Василий Лановой. Слезы и картофельные очистки

Известия от 6 мая 2010

У Николая Михайловича Карамзина в его великом историческом труде было сказано, что дети, которые оказались охвачены военными событиями, намного быстрее взрослеют и познают добро и зло. Наверное, так оно и есть. Когда на твоих глазах гибнут близкие — это не может пройти даром для любого ребенка.

20 июня 1941 года мама отправила нас с сестрами в деревню к дедушке с бабушкой на Украину, в село Стрымба Кодымского района Одесской области. Нас решили отправить недели на две-три, пока родители не уйдут в отпуск и не приедут за нами. 22 июня в четыре часа утра мы сошли с поезда на станции Абамеликово (между Винницей, Одессой и Котовском). Над нами летели самолеты бомбить Одессу. Мама не приехала ни через три недели, ни через месяц, ни через год, ни через два, ни через три, а приехала только в конце апреля сорок четвертого года, после того, как 10 апреля была освобождена Одесса.

Во время оккупации условия были тяжелейшие. Мы работали в колхозе — кто как мог. Меня дед заставил пасти колхозных коров. Нас, мальчишек, подкармливали владельцы этих коров, как это принято на Украине. В начале войны одной сестре было четыре года, второй — десять, а мне — семь лет. Как-то мы прожили. Были и убийства, и голод… Кукуруза была главной едой. За три года мы ни разу не болели, хотя даже бегали босыми по снегу. Потому что кукуруза с чесноком — это идеальное лекарство против простуды.

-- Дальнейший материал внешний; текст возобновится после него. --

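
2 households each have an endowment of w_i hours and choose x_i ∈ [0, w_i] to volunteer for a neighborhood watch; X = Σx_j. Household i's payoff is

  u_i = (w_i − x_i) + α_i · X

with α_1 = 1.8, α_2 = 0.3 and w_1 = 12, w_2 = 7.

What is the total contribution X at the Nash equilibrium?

∂u_i/∂x_i = α_i − 1, so household i contributes w_i if α_i > 1, else 0.
α_i > 1 for i ∈ {1}; NE contributions (12, 0), X = 12.

12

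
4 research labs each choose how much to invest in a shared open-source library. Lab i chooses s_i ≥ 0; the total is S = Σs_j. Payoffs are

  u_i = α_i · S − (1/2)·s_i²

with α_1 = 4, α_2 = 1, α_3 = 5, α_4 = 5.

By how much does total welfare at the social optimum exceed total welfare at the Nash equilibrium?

Lab i's FOC: ∂u_i/∂s_i = α_i − s_i = 0, so s_i* = α_i.
NE contributions = (4, 1, 5, 5); S = 15.
W^NE = (Σα)·S − ½Σα_i² = 15² − ½·67 = 191.5.
Planner sets s_i = Σα_j = 15 for every i, so S^SO = 4·15 = 60.
W^SO = (Σα)·S^SO − ½·4·(Σα)² = (4/2)·15² = 450.
Deadweight loss = W^SO − W^NE = 258.5.

258.5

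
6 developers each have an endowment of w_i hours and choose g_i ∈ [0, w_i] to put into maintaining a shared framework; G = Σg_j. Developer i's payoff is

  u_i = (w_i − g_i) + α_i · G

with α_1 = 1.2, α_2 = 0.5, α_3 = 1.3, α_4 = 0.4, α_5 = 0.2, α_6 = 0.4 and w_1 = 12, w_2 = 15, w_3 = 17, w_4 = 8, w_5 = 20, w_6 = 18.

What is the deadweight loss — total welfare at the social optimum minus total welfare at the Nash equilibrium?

∂u_i/∂g_i = α_i − 1, so developer i contributes w_i if α_i > 1, else 0.
α_i > 1 for i ∈ {1, 3}; NE contributions (12, 0, 17, 0, 0, 0), G = 29.
W^NE = Σw_i − G^NE + (Σα_i)·G^NE = 90 + 3·29 = 177.
Planner: ∂(Σu_j)/∂g_i = Σα_j − 1 = 3 > 0, so everyone contributes w_i; G^SO = 90, W^SO = 90 + 3·90 = 360.
Deadweight loss = 183.

183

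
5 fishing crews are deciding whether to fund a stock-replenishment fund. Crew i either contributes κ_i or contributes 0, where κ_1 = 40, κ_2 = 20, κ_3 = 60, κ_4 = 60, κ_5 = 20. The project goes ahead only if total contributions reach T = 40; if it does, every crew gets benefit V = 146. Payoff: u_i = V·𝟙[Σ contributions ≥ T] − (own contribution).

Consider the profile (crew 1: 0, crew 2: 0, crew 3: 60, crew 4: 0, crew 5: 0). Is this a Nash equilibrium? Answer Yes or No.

Total = 60 ≥ 40: provided.
Crew 1 (pledges 0, payoff 146): pledging 40 → total 100, payoff 106. No gain.
Crew 2 (pledges 0, payoff 146): pledging 20 → total 80, payoff 126. No gain.
Crew 3 (pledges 60, payoff 86): dropping to 0 → total 0, payoff 0. No gain.
Crew 4 (pledges 0, payoff 146): pledging 60 → total 120, payoff 86. No gain.
Crew 5 (pledges 0, payoff 146): pledging 20 → total 80, payoff 126. No gain.

Yes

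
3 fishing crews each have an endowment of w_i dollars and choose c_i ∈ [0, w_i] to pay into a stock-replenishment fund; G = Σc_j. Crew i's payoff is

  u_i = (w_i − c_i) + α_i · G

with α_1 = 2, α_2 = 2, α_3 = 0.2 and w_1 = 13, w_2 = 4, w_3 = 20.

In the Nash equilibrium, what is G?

∂u_i/∂c_i = α_i − 1, so crew i contributes w_i if α_i > 1, else 0.
α_i > 1 for i ∈ {1, 2}; NE contributions (13, 4, 0), G = 17.

17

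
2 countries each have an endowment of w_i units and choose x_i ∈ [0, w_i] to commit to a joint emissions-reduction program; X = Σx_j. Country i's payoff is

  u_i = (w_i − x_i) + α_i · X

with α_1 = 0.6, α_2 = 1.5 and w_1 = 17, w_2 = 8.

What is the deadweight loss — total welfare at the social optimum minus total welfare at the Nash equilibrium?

18.7

∂u_i/∂x_i = α_i − 1, so country i contributes w_i if α_i > 1, else 0.
α_i > 1 for i ∈ {2}; NE contributions (0, 8), X = 8.
W^NE = Σw_i − X^NE + (Σα_i)·X^NE = 25 + 1.1·8 = 33.8.
Planner: ∂(Σu_j)/∂x_i = Σα_j − 1 = 1.1 > 0, so everyone contributes w_i; X^SO = 25, W^SO = 25 + 1.1·25 = 52.5.
Deadweight loss = 18.7.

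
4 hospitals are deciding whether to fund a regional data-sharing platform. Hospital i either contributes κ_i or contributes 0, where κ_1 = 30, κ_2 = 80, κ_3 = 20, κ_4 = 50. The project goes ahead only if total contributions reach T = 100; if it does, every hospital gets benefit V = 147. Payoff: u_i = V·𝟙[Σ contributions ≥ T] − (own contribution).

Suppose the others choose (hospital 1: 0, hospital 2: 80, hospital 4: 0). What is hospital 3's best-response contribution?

Others' total = 80. Contributing 20 brings total to 100 ≥ 100: gain V − κ_3 = 127.
Best response: 20.

20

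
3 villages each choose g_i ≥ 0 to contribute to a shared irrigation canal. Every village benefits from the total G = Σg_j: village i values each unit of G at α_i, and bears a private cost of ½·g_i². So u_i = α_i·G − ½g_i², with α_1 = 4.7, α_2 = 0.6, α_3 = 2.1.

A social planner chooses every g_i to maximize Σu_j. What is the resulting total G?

22.2

Planner FOC: ∂(Σu_j)/∂g_i = (Σα_j) − g_i = 0, so g_i^SO = Σα_j = 7.4 for every i; G^SO = 22.2.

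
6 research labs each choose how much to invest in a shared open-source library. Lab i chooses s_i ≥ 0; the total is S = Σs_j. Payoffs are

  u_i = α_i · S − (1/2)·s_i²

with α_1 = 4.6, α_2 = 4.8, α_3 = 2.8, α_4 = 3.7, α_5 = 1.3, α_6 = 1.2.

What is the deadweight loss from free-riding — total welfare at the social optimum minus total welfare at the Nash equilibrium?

Lab i's FOC: ∂u_i/∂s_i = α_i − s_i = 0, so s_i* = α_i.
NE contributions = (4.6, 4.8, 2.8, 3.7, 1.3, 1.2); S = 18.4.
W^NE = (Σα)·S − ½Σα_i² = 18.4² − ½·68.86 = 304.13.
Planner sets s_i = Σα_j = 18.4 for every i, so S^SO = 6·18.4 = 110.4.
W^SO = (Σα)·S^SO − ½·6·(Σα)² = (6/2)·18.4² = 1015.68.
Deadweight loss = W^SO − W^NE = 711.55.

711.55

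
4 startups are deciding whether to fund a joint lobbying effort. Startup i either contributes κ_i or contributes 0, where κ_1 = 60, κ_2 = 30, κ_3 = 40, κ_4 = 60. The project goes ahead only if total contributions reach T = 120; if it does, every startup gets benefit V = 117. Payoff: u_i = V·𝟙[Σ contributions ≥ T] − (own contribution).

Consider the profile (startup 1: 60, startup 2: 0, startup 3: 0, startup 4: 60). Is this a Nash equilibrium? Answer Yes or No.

Yes

Total = 120 ≥ 120: provided.
Startup 1 (pledges 60, payoff 57): dropping to 0 → total 60, payoff 0. No gain.
Startup 2 (pledges 0, payoff 117): pledging 30 → total 150, payoff 87. No gain.
Startup 3 (pledges 0, payoff 117): pledging 40 → total 160, payoff 77. No gain.
Startup 4 (pledges 60, payoff 57): dropping to 0 → total 60, payoff 0. No gain.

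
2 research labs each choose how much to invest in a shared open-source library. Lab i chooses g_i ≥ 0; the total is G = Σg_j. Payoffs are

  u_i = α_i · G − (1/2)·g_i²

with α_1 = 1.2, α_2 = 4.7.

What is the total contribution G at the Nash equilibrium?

Lab i's FOC: ∂u_i/∂g_i = α_i − g_i = 0, so g_i* = α_i.
NE contributions = (1.2, 4.7); G = 5.9.

5.9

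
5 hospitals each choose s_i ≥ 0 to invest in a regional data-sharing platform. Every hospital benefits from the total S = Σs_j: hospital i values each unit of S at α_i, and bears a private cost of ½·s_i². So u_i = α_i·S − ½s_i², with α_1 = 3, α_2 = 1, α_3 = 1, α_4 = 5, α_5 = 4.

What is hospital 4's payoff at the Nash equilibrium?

Hospital i's FOC: ∂u_i/∂s_i = α_i − s_i = 0, so s_i* = α_i.
NE contributions = (3, 1, 1, 5, 4); S = 14.
u_4 = α_4·S − ½·(s_4)² = 5·14 − ½·5² = 57.5.

57.5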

Слава богу, все как-то обошлось. Но помню картину: когда наши отступали, дед стоял у ворот и говорил: «Тю, погибла Москва…» Действительно, наших отступало несколько человек, а немцы шли гигантской широкой лавиной. А когда в 44-м году, ближе к концу апреля, отступали уже немцы, с ними шли громадные машины, тяжеленные такие грузовики, — так грязь была такая страшная, что они из нее уже не могли вытащить свои машины и просто поджигали их. Эти кострища из семи горящих машин, пламя от которых вилось в черное украинское небо, надо было видеть — это было грандиозное для детского восприятия впечатление, которое осталось со мной на всю жизнь. И все это еще на фоне рвущихся снарядов…

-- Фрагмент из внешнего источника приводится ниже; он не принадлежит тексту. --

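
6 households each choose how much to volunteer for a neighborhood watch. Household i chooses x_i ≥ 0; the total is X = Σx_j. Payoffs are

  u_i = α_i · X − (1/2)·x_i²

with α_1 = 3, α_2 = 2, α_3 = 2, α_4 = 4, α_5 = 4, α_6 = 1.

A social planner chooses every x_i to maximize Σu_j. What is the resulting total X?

96

Planner FOC: ∂(Σu_j)/∂x_i = (Σα_j) − x_i = 0, so x_i^SO = Σα_j = 16 for every i; X^SO = 96.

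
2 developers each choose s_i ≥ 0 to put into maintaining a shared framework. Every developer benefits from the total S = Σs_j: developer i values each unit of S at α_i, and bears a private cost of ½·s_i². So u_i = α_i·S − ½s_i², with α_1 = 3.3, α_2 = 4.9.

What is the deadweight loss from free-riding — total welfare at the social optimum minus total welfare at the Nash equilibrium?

Developer i's FOC: ∂u_i/∂s_i = α_i − s_i = 0, so s_i* = α_i.
NE contributions = (3.3, 4.9); S = 8.2.
W^NE = (Σα)·S − ½Σα_i² = 8.2² − ½·34.9 = 49.79.
Planner sets s_i = Σα_j = 8.2 for every i, so S^SO = 2·8.2 = 16.4.
W^SO = (Σα)·S^SO − ½·2·(Σα)² = (2/2)·8.2² = 67.24.
Deadweight loss = W^SO − W^NE = 17.45.

17.45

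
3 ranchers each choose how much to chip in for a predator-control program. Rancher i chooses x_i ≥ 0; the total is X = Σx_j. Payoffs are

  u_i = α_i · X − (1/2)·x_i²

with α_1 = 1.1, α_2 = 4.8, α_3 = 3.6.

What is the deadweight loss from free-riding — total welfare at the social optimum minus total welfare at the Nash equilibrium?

Rancher i's FOC: ∂u_i/∂x_i = α_i − x_i = 0, so x_i* = α_i.
NE contributions = (1.1, 4.8, 3.6); X = 9.5.
W^NE = (Σα)·X − ½Σα_i² = 9.5² − ½·37.21 = 71.645.
Planner sets x_i = Σα_j = 9.5 for every i, so X^SO = 3·9.5 = 28.5.
W^SO = (Σα)·X^SO − ½·3·(Σα)² = (3/2)·9.5² = 135.375.
Deadweight loss = W^SO − W^NE = 63.73.

63.73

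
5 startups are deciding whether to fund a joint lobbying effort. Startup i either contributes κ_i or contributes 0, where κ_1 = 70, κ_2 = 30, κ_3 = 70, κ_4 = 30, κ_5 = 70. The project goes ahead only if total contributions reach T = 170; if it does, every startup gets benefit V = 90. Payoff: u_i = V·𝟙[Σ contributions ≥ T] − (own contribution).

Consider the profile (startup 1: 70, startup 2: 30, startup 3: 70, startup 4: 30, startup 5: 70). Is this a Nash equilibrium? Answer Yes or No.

No

Total = 270 ≥ 170: provided.
Startup 1 (pledges 70, payoff 20): dropping to 0 → total 200, payoff 90. Profitable deviation.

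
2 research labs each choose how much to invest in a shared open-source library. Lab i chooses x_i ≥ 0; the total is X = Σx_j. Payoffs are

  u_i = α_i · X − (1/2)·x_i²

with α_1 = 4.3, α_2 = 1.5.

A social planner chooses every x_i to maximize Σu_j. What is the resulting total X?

Planner FOC: ∂(Σu_j)/∂x_i = (Σα_j) − x_i = 0, so x_i^SO = Σα_j = 5.8 for every i; X^SO = 11.6.

11.6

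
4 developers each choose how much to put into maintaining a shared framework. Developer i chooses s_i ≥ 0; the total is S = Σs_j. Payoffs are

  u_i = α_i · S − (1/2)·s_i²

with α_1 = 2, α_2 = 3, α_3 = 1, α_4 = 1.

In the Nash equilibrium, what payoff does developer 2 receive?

16.5

Developer i's FOC: ∂u_i/∂s_i = α_i − s_i = 0, so s_i* = α_i.
NE contributions = (2, 3, 1, 1); S = 7.
u_2 = α_2·S − ½·(s_2)² = 3·7 − ½·3² = 16.5.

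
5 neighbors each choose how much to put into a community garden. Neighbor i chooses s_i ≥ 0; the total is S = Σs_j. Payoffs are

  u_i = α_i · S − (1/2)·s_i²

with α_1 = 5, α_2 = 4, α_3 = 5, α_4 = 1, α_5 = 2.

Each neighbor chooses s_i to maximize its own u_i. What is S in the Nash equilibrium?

Neighbor i's FOC: ∂u_i/∂s_i = α_i − s_i = 0, so s_i* = α_i.
NE contributions = (5, 4, 5, 1, 2); S = 17.

17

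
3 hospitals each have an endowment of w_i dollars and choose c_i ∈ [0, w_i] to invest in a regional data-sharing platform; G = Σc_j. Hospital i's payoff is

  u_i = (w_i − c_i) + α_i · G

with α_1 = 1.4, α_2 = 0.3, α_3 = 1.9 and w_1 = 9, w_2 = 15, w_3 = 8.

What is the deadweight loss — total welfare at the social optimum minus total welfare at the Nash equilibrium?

39

∂u_i/∂c_i = α_i − 1, so hospital i contributes w_i if α_i > 1, else 0.
α_i > 1 for i ∈ {1, 3}; NE contributions (9, 0, 8), G = 17.
W^NE = Σw_i − G^NE + (Σα_i)·G^NE = 32 + 2.6·17 = 76.2.
Planner: ∂(Σu_j)/∂c_i = Σα_j − 1 = 2.6 > 0, so everyone contributes w_i; G^SO = 32, W^SO = 32 + 2.6·32 = 115.2.
Deadweight loss = 39.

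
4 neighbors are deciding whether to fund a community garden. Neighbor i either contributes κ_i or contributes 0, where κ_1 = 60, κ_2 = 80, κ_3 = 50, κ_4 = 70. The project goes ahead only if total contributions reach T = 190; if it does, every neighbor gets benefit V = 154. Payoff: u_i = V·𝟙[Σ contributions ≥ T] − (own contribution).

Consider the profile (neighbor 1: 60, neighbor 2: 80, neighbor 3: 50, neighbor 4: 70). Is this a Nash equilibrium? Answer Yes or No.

Total = 260 ≥ 190: provided.
Neighbor 1 (pledges 60, payoff 94): dropping to 0 → total 200, payoff 154. Profitable deviation.

No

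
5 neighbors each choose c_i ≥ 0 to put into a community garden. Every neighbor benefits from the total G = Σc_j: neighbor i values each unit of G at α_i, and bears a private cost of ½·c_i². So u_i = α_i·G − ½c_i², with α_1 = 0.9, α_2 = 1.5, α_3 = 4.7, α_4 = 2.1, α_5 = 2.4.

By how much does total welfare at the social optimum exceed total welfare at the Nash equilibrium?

219.5

Neighbor i's FOC: ∂u_i/∂c_i = α_i − c_i = 0, so c_i* = α_i.
NE contributions = (0.9, 1.5, 4.7, 2.1, 2.4); G = 11.6.
W^NE = (Σα)·G − ½Σα_i² = 11.6² − ½·35.32 = 116.9.
Planner sets c_i = Σα_j = 11.6 for every i, so G^SO = 5·11.6 = 58.
W^SO = (Σα)·G^SO − ½·5·(Σα)² = (5/2)·11.6² = 336.4.
Deadweight loss = W^SO − W^NE = 219.5.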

Самое страшное мы узнали потом, когда мама приехала и все рассказала. Она вернулась инвалидом первой группы. Они с отцом работали на предприятии 754 — такой был военный химзавод. Пока ставился станок для разлива жидкости Молотова, 72 человека разливали эту вредную жидкость вручную по бутылкам. Через пять дней никто не вышел на работу. В доме появились люди «из органов»: думали, что это саботаж. На самом деле просто никто не мог уже встать: было полное уничтожение нервной системы, рук и ног. Наверное, мы тогда не могли оценить по-настоящему весь ужас ситуации. Потом я часто думал, сколько же маме пришлось перенести, какое это мужество! Ее перевозили из санатория в санаторий, лечили на Кавказе, а она все это время ничего не знала о нас. Когда мы вернулись после оккупации в Москву, было голодно. Я один раз только видел слезы у мамы, когда она в конце 44-го года сварила нам картошку, а шелуху не выбросила. Мне было мало, я же мальчик, и она мне эту шелуху поджарила с маслом. Когда меня стало выворачивать, она в первый раз заплакала — от полной безысходности.

Очень хорошо помню, как мама рассказывала о 16 октября 41-го года, когда начались грабежи магазинов, на улицах грабили людей. Часть Москвы уже уезжала на восток, и казалось, что рухнуло все и город не удержать. Это был самый тяжелый день для Москвы. Но вдруг стало известно, что Сталин остался в Москве, не поехал в Куйбышев — это было великое событие. И тут же грабежи прекратились. Даже в такие времена мои родители продолжали мужественно верить, что все будет в порядке. И все верили: страна выдержит. Так что сейчас такой силе веры можно только завидовать. Потому что именно она и позволила выстоять.